Luxe-T is based in Fairfax, but the shirts are all made in Vietnam and Korea, probably for pennies apiece. The Luxe-T is woven from combed cotton yarns, then dyed with ciba -- "one of the best dyes in the world," boasts a company rep, Steven Kim. The business, which started in 2001 and grew by word of mouth, earned $6.8 million last year; 300,000 tees were sold last summer, sizes large to 6XL. * * *

Do boys wearing the gigantic white tee, trying to appear as men, realize that when sleeves and tail-ends flap vigorously in a strong wind, they just might resemble angels from a hip-hop Christmas pageant?

When grown men wear it, untucked, the implications are a bit more complex: In a bus rumbling down Georgia Avenue are two men sitting in adjacent rows, each resting his head on a rain-speckled window, each wearing a big white T-shirt on a weekday. They may be headed to work, hard labor involving motor oil or sawdust. Or they may be out of work.

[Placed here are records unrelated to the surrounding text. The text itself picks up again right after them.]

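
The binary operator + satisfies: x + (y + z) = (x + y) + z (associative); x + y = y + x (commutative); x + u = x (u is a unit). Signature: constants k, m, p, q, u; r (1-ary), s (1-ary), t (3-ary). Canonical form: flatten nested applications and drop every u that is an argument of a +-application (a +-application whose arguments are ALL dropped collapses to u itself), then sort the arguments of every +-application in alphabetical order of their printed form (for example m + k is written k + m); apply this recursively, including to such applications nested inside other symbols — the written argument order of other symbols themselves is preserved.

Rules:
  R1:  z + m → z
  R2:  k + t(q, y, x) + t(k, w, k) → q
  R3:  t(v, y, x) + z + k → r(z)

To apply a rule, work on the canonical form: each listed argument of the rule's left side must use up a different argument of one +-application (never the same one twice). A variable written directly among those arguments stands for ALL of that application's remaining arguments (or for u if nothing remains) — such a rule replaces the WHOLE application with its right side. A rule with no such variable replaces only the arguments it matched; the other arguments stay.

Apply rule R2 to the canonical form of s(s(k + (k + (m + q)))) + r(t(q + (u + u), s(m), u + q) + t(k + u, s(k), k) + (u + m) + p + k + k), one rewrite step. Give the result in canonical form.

Answer: r(k + m + p + q) + s(s(k + k + m + q))

Derivation:
Canonical form:  r(k + k + m + p + t(k, s(k), k) + t(q, s(m), q)) + s(s(k + k + m + q))
Match R2:  consume k, t(k, s(k), k), t(q, s(m), q);  w := s(k), x := q, y := s(m)
New term:  r(k + m + p + q) + s(s(k + k + m + q))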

Warm-weather weekends are a breezier matter, when white-teed men feel allowed to act as boys. On Largo's Boulevard of the Capital Centre recently, a slow parade of cars winds along the outdoor mall. Here comes a black SUV, full of dudes in white tees, bobbing heads, creeping down the lane with door-rattling bass in a staccato drone. It stops after spotting two women in their early thirties, shoulders bared, sipping drinks alfresco at a fast-food Mexican grill.

The men, forgoing the slow head nod, decide to wave.

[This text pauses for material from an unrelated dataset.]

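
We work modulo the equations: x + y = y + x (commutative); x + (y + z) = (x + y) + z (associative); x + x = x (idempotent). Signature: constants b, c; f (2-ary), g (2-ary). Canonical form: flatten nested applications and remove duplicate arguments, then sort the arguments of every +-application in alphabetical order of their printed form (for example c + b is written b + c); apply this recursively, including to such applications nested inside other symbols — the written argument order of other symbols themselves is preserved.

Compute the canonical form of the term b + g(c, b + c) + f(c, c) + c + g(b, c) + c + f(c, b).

Idempotence:  drop duplicate c
Sort arguments:  b + c + f(c, b) + f(c, c) + g(b, c) + g(c, b + c)

Answer: b + c + f(c, b) + f(c, c) + g(b, c) + g(c, b + c)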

('Cause I'm fresh in my white tee / They glance at my white tee / And I got the hat that match my pants and my white tee , brag Dem Franchize Boyz. )

The women, Nyree Thompson and Sheryl Nichols, briefly eye each other. They return to their drinks. It wasn't so much the white tees that turned them off, but the waving out the window. Sheryl, in fact, likes the clean look of a white T-shirt. Nyree, a bit pickier, appreciates a man who can dress up and not try to flirt while wearing that .

"They can be coming from the gym or playing basketball," Nichols says defensively.

"And they didn't go home and shower?"

"So you like that guy?" Nichols asks. (A blur of yellow plaid walks by.) They laugh. Look, says Thompson, the thing about white tees is that "you don't need to be getting them in the Big & Tall if you're a medium."

"So if we see someone cute with the white tee, then you leave him for me," says Nichols.

"And he'll be coming to your house every day with a big white tee," snaps Thompson.

The white T-shirt as A-game apparel might be too much to ask of what, essentially, is a substitute off the bench. When guys wear the white tee to a nightclub, for example, "that's not creative to me," says Nateace Watson, 23, a Foot Locker assistant manager in Silver Spring. "I don't pay attention to those fools."

And so she doesn't. And the cops and the principals may not like those boys wearing all those big white tees, but some nights, on the sidewalks, we see a flock of innocents ready to be tucked into bed.

I hit the mall in the white tee, the song goes. Oooh, I think they like me.